Not too little, but too late

Israel will elect a new Prime Minister early next year, and two of the three main candidates are part of the “troika” that is steering the current military action against Hamas in Gaza. The two are Defense Minister Ehud Barak and Foreign Minister Tzipi Livni. Barak has been considered a long-shot candidate at best. Thus, all eyes are on Livni, who has been running behind her main rival, Bibi Netanyuhu, in the polls.

Unfortunately, Livni (and Barak too) seem to favor ending the military operation. That, at least, is the account of “sources close to” Prime Minister Ehud Olmert, the third member of the “troika.” Livni is said to believe that continuing the offensive could harm the deterrence it has achieved so far (whativer that means) and damage Israel diplomatically. Barak objects, more understandably, to inserting ground troops deep into densely populated areas of Gaza.

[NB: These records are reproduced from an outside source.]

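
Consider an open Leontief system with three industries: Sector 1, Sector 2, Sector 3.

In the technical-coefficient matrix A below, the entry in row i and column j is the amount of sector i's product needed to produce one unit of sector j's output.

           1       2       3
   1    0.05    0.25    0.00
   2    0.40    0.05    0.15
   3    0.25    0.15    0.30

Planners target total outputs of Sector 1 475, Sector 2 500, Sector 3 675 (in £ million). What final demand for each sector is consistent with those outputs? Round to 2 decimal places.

d_1 = 326.25, d_2 = 183.75, d_3 = 278.75

I − A =
  [   0.95    -0.25     0.00]
  [  -0.40     0.95    -0.15]
  [  -0.25    -0.15     0.70]
d = (I − A) x:
  d_1 = (+0.95)·475 + (-0.25)·500 + (+0.00)·675 = 326.25
  d_2 = (-0.40)·475 + (+0.95)·500 + (-0.15)·675 = 183.75
  d_3 = (-0.25)·475 + (-0.15)·500 + (+0.70)·675 = 278.75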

Meanwhile, Olmert, who was insufficiently aggressive during the 2006 war in Lebanon, is taking a hard line this time:

The pressure we are exerting [on Hamas] must not be reduced. Anyone who broadcasts weakness will earn the good will of the global community for 12 seconds, but will not change anything essential.

Just so.

Olmert may be in the minority within the “troika,” but he seems to have the support of the security cabinet. Most members reportedly support continuing the same level of military pressure or expanding the operation. At this weekend’s session, no one supported Livni, and only a few Labor ministers supported Barak’s position that Israel should reach an agreement with Hamas.

Noah Pollak finds that we are witnessing the “transformation” of Olmert into “wisdom and steel.” At a minimum, he’s been transformed into a competent war leader against whom Livni and Barak suffer by comparison.